Potasyum: Fasulye, bezelye, ıspanak, pırasa, marul, kıvırcık salata, havuç ve soğan. (Adaleler için yararlı.)
Sodyum: Fasulye, kıvırcık salata, marul, havuç, pırasa, soğan ve lahana.
Silisyum: Lahana, karnabahar, sarımsak, bezelye ve fasulye.
İyot: Domates, fasulye, soğan, ıspanak, sarımsak, şalgam, lahana ve turpta bol miktarda var. (Vücudu güzelleştirir.)
Kükürt: Pırasa (Cildi yumuşak tutuyor.)
Vitaminler...
A vitamini: Havuç, domates, şalgam, kırmızı ve yeşil biber, taze patates, lahana, ıspanak, pazı, kıvırcık ve baş salata, marul, maydanoz, nane, dereotu, tere, taze fasulye ve bezelye tercih edilmeli. Bunun için günde 50 gr taze havuç veya haşlanmış patates, 100 gr domates veya 1 bardak domates suyu, 100 gr maydanoz, ıspanak ve kırmızı biber, 5-100 gr fasulye, bezelye ve yeşil biberden biri yenmeli.
B vitamini: Bamya, bezelye, fasulye, tere, domates, ıspanak, patates, fındık ve ceviz.
B1 vitamini: Marul, kıvırcık salata, hıyar, mantar, fasulye, bezelye, bakla, ıspanak, maydanoz, tere, domates ve kavun.
B2 vitamini: Yeşil yapraklı bitkilerden maydanoz, tere, dereotu, marul, kıvırcık ve baş salatada bulunur.
B3 vitamini: Mantar, marul, kıvırcık ve baş salata, ıspanak, fasulye, bezelye, bakla, bamya, maydanoz, kavun ve hıyar.
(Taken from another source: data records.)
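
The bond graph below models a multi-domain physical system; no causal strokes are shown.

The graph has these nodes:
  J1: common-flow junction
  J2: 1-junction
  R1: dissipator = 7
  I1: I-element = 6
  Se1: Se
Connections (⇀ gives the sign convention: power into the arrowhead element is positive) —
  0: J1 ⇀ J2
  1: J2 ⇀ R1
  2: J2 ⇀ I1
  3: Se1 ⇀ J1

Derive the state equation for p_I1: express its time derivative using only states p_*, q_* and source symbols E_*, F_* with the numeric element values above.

bond 3 stroke→J1  (Se1 (Se) sets effort on bond)
bond 0 stroke→J2  (only one flow-in slot at J1)
bond 2 stroke→I1  (prefer integral on I1)
bond 1 stroke→J2  (1-jn J2 has f-setter on 2)

dp_I1/dt = E_Se1 - 7*p_I1/6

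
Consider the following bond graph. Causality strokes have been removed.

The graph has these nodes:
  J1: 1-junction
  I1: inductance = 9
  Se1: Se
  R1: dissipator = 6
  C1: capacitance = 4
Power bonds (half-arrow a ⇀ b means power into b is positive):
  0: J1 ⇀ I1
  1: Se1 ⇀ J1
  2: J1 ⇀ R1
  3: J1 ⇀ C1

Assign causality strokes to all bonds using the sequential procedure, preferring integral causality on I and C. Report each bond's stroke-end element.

β0 →I1
β1 →J1
β2 →J1
β3 →J1

bond 1 |J1  (Se1 (Se) sets effort on bond)
bond 0 |I1  (I1 integral (f out))
bond 2 |J1  (common-f at J1 fixed by 0)
bond 3 |J1  (common-f at J1 fixed by 0)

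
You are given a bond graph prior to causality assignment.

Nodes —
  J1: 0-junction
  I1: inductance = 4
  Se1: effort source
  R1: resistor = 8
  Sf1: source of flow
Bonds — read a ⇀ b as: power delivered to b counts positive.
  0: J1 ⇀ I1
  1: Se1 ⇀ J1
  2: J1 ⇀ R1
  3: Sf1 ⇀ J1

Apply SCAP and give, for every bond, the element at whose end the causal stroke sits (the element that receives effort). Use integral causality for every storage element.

b0 stroke→I1
b1 stroke→J1
b2 stroke→R1
b3 stroke→Sf1

bond 1 stroke at J1  (Se1 fixes effort; stroke away)
bond 3 stroke at Sf1  (Sf1 (Sf) sets flow on bond)
bond 0 stroke at I1  (common-e at J1 fixed by 1)
bond 2 stroke at R1  (J1 effort already set via bond 1)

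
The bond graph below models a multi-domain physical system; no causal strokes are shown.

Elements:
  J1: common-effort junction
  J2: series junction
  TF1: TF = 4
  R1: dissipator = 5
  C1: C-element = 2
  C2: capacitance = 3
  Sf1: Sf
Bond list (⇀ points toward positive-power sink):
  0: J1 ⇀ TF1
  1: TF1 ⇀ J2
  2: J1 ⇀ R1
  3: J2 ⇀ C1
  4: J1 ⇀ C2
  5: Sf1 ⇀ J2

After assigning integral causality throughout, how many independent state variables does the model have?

2  (C1, C2 all integral)

bond 5 stroke→Sf1  (source Sf1 imposes f)
bond 1 stroke→J2  (J2 flow already set via bond 5)
bond 3 stroke→J2  (1-jn J2 has f-setter on 5)
bond 0 stroke→TF1  (TF1: transformer flips bond 1)
bond 4 stroke→J1  (C2 integral (e out))
bond 2 stroke→R1  (J1 effort already set via bond 4)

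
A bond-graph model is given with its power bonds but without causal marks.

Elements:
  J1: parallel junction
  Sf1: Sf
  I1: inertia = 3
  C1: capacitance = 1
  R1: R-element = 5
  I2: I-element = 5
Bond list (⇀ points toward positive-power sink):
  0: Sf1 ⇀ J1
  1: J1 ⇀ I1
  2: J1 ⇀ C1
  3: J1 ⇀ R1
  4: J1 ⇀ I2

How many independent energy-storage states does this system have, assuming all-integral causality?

β0 →Sf1  (source Sf1 imposes f)
β1 →I1  (I1 outputs flow p/I1)
β2 →J1  (C1 outputs effort q/C1)
β3 →R1  (common-e at J1 fixed by 2)
β4 →I2  (0-jn J1 has e-setter on 2)

3  (C1, I1, I2 all integral)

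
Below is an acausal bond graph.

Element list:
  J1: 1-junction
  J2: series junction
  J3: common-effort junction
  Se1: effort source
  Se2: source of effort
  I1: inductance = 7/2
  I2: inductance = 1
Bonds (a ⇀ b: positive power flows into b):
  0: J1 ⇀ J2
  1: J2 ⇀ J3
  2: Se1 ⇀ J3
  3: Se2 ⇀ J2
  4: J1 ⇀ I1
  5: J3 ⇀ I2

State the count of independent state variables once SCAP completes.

2  (I1, I2 all integral)

b2 stroke at J3  (Se1: effort source, stroke at far end)
b3 stroke at J2  (Se2: effort source, stroke at far end)
b1 stroke at J2  (J3: bond 2 brought effort, rest push out)
b5 stroke at I2  (J3 effort already set via bond 2)
b0 stroke at J1  (closing 1-jn rule on J2)
b4 stroke at I1  (J1: last free bond brings flow in)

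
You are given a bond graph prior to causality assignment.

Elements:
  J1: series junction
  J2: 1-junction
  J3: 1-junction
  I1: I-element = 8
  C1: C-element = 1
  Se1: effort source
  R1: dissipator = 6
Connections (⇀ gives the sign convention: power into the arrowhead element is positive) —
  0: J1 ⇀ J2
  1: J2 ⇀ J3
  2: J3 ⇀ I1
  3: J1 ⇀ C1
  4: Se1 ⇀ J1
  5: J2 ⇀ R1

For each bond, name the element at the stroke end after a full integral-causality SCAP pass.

b0 |J2
b1 |J3
b2 |I1
b3 |J1
b4 |J1
b5 |J2

bond 4 →J1  (Se1: effort source, stroke at far end)
bond 2 →I1  (I1 outputs flow p/I1)
bond 1 →J3  (common-f at J3 fixed by 2)
bond 0 →J2  (J2 flow already set via bond 1)
bond 5 →J2  (J2: bond 1 brought flow, rest push out)
bond 3 →J1  (common-f at J1 fixed by 0)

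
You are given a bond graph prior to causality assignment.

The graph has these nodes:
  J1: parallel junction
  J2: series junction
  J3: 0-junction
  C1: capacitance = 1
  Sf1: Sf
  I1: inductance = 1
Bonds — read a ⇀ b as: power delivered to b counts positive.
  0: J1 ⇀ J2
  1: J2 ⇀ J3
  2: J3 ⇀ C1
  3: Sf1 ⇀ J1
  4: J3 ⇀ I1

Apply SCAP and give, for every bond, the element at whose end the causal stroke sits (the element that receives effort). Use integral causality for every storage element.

b3 |Sf1  (Sf1: flow source, stroke at near end)
b0 |J1  (closing 0-jn rule on J1)
b1 |J2  (common-f at J2 fixed by 0)
b2 |J3  (prefer integral on C1)
b4 |I1  (0-jn J3 has e-setter on 2)

β0 →J1
β1 →J2
β2 →J3
β3 →Sf1
β4 →I1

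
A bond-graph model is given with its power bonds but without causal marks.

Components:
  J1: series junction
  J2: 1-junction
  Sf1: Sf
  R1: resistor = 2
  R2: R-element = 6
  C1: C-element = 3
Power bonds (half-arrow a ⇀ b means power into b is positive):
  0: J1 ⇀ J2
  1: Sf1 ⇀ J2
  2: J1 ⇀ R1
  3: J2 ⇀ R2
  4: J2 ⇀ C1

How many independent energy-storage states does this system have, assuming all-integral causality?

1  (C1 all integral)

β1 stroke→Sf1  (Sf1 fixes flow; stroke at Sf1)
β0 stroke→J2  (J2: bond 1 brought flow, rest push out)
β3 stroke→J2  (common-f at J2 fixed by 1)
β4 stroke→J2  (J2: bond 1 brought flow, rest push out)
β2 stroke→J1  (J1 flow already set via bond 0)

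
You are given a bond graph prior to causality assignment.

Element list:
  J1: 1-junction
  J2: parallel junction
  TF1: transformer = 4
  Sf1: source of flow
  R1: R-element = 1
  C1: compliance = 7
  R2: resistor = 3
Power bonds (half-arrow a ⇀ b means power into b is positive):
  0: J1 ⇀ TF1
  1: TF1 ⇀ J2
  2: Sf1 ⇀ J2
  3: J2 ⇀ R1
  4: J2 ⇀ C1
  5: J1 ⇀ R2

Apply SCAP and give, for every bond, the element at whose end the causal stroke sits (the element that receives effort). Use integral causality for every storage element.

b0 stroke→J1
b1 stroke→TF1
b2 stroke→Sf1
b3 stroke→R1
b4 stroke→J2
b5 stroke→R2

bond 2 |Sf1  (Sf1: flow source, stroke at near end)
bond 4 |J2  (C1: C, integral causality)
bond 1 |TF1  (common-e at J2 fixed by 4)
bond 3 |R1  (0-jn J2 has e-setter on 4)
bond 0 |J1  (TF TF1: opposite of bond 1)
bond 5 |R2  (J1 needs exactly one f-in)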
B4 vitamini: Mantar, marul, kıvırcık, ıspanak, fasulye, bezelye, bakla, bamya, maydanoz, kavun ve salatalıkta var.
C vitamini: Kuşburnu, turunçgiller, üzümsü meyveler, çilek, maydanoz, ıspanak, domates, biber, fıstık, fındık ve ceviz.
D vitamini: Patates, ıspanak, domates, turp ve lahana.
E vitamini: Fıstık, fındık, bamya, kereviz, bezelye, havuç, marul ve ıspanak, patates, fasulye, bezelye, bakla.